State of Business Magazine

 vol. XVI no. 2

fall 2003 contents
Dean's Letter
Rajeev Reports
Faculty News
Media watch
In Brief
State of Business Information















Faculty News

ACCOUNTANCY

Faye Borthick, Carol Springer and Ron Barden were part of an effective learning strategies forum at the national meeting of the American Accounting Association. Their panel was entitled, "Learning to Develop Student Capability for Critical Thinking." It focused on how faculty should shift instruction from "covering material" to developing and assessing critical thinking in students.

Bill Messier was appointed chair of the American Institute of Certified Public Accountants' (AICPA) International Auditing Standards Subcommittee.

He also made presentations to the KPMG PhD project on audit research and at the 30th anniversary of the Hoyere Revisor Studium (higher auditing studies) program at the Norwegian School of Business Administration.

FINANCE

Vikas Agarwal and Naveen Daniel, professors, and Narayan Y. Naik, London Business School, were awarded first prize for best paper on hedge funds at the European Finance Association meetings in Glasgow, Scotland.

HEALTH ADMINISTRATION

The Georgia Department of Community Health, with additional in-kind support from the federal Centers for Medicare and Medicaid Services, funded a proposal of Professor J.P. Cooney of the Robinson Institute of Health Administration and Center for Health Services Research. The proposal uses a longitudinal and integrated Medicare and Medicaid database developed by the researchers to comparatively assess the cost and care outcomes among Georgia's community and facility-based long-term care programs. Dr. Robert H. Curry, director of the Health Services Research Center and visiting professor, is a member of the study's research team.

HOSPITALITY

Ira Blumenthal, recently named executive-in-residence for the Cecil B. Day School of Hospitality, conducted a leadership summit on Friday, August 22, which was attended by industry executives from lodging, food service, private clubs, association management and allied services. The program, "Extinction or Distinction - The Threshold Hospitality Question," focused on how the hospitality industry can embrace change without compromising quality in challenging economic times.

Debra Cannon, director of the School of Hospitality, was recently elected to the board of directors for the International Council of Hotel, Restaurant and Institutional Education (CHRIE). Cannon will serve as director of chapters for the next two years.

INSTITUTE OF INTERNATIONAL BUSINESS

David Bruce (IIB), professor, has been appointed by Georgia Governor Sonny Perdue to the advisory council of Hemisphere Inc. The new nonprofit is composed of business, diplomatic, governmental and academic leaders.
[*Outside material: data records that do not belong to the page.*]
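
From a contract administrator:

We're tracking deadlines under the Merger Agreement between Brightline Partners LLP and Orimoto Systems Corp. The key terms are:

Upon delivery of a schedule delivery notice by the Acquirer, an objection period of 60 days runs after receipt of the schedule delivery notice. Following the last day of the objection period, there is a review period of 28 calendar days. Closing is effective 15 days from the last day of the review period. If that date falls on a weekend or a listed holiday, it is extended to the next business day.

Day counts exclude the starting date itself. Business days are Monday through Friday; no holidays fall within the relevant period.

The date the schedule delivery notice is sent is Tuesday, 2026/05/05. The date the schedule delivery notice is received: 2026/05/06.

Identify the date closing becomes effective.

2026/08/17

The last day of the objection period: 2026/05/06 + 60 days = 2026/07/05.
The last day of the review period: 28 calendar days after 2026/07/05 is 2026/08/02.
Adding 15 calendar days to 2026/08/02 gives 2026/08/17, which is the date closing becomes effective. 2026/08/17 is a Monday, so no roll-forward applies.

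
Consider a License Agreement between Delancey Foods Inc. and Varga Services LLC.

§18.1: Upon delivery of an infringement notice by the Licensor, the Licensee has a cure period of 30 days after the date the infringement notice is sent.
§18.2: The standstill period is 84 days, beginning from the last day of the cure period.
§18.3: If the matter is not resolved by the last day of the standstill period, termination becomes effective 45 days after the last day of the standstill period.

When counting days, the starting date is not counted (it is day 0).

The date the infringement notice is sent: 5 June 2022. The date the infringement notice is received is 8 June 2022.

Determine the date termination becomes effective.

11 November 2022

The last day of the cure period: 30 calendar days after 5 June 2022 is 5 July 2022.
Adding 84 calendar days to 5 July 2022 gives 27 September 2022, which is the last day of the standstill period.
Adding 45 calendar days to 27 September 2022 gives 11 November 2022, which is the date termination becomes effective.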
The group's main focus is to bring the secretariat of the Free Trade Agreement of the Americas (FTAA) to Atlanta.

MARKETING

Ken Bernhardt, Taylor E. Little, Jr., Professor of Marketing and chair of the Marketing Department, and Regents' Professor, was given the American Marketing Association Foundation's Outstanding Leadership Award in July. He served as chair of the board of trustees from 1999-2003. Bernhardt is also one of 10 judges for the AMY Awards, an annual competition by the American Marketing Association's Atlanta chapter recognizing marketing campaigns and executions that demonstrate the effective use of marketing to deliver verifiable returns on marketing investment.

REAL ESTATE

The winner of the Homer Hoyt Advanced Studies Institute Manuscript Prize for the best study published in the Journal of Real Estate Research (JRER) in 2002 is "Time, Place, Space, Technology and Corporate Real Estate Strategy" written by Karen Gibler and Roy Black, associate professors, and PhD student Kimberly Moon. The JRER is a premier academic real estate journal. American Real Estate Society (ARES) members selected the article from among 31 published in 2002. Gibler accepted the award at the ARES meeting in Monterey, Calif., where she served as a panelist and also presented a paper she and Black wrote titled, "Agency Risks in Outsourcing Corporate Real Estate Functions."
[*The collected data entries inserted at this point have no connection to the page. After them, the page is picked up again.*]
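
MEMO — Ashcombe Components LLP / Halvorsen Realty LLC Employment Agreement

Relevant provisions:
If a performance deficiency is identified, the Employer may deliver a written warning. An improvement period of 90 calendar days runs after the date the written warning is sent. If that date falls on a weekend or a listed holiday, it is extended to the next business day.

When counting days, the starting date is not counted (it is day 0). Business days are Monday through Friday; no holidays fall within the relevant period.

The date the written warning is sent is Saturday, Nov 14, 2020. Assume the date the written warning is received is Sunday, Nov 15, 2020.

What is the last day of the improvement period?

Adding 90 calendar days to Nov 14, 2020 gives Feb 12, 2021, which is the last day of the improvement period. Feb 12, 2021 is a Friday, so no roll-forward applies.

Feb 12, 2021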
RISK MANAGEMENT AND INSURANCE

Public policy and international insurance expert Kevin Cronin, J.D., has joined the RMI faculty as a professor of legal studies. He will teach graduate courses on international risk and insurance law and will be heavily involved in various research activities through the Center for Risk Management and Insurance Research. Cronin was president and CEO of the International Insurance Council (IIC) and president of FIDES, the Federation of Latin American Insurance Trade Associations. Before that, he opened the Washington, D.C. office of the National Association of Insurance Commissioners (NAIC), serving as the association's Washington counsel and director of government and international relations.